I learned a couple other things along the way, but the thing that made me somewhat thankful I attended was a definition of poverty which I think has some merit. I have always struggled with the whole idea of “poverty” and what it means to be poor in our excessively rich nation, but in this discussion it was suggested that an individual (or group, I suppose) can be defined as poor when they simply do not have the power to change the bad situation they find themselves in.
If we understand poverty as a lacking of “power” we can broaden the scope of the problem to not only the lack of money, but the lack of skills and mental/emotional/spiritual resources that can be applied to effectively make the life changes needed to improve one’s negative living situation.
Applying this to the life of the church and the ministry of Jesus, I think church members often think that we can’t help the poor very much because the church doesn’t have a lot of money. I think this definition helps us to see that poverty is much more than just money… and we as the people of God have a chance to make a real difference in the lives of those who are stricken by poverty by “enriching” their lives with the mental/emotional/and spiritual resources that are so often even much MORE important than money.
I did skip the wine and cheese and grand buffet that greeted us out the auditorium… I walked right out!!! Just crazy!!!!!! Such a disjointed and obtuse world we live in! “Boy, we feel so sorry for those poor people who are in such bad health!

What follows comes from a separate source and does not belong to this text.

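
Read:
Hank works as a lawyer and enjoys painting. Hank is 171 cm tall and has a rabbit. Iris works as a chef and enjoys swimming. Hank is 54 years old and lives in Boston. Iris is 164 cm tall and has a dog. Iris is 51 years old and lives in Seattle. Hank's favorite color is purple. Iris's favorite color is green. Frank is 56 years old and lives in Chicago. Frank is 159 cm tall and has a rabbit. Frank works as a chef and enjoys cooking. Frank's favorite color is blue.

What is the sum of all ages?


51+56+54 = 161

161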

Let’s go and talk this over with some wine and cheese, shall we?”
As an aside, I recently listened to a series of lectures on St. Francis of Assissi who tried to embrace poverty as a way of following Christ – and struggled with what that meant and looked like in “real life.” What we learn from St. Francis is that truly, we can be rich even without money. Check out how his female counterpart, St. Clare of Assisi, coined the term “The Privilege of Poverty”.
The key question for me is: “What does this mean for me and my life?”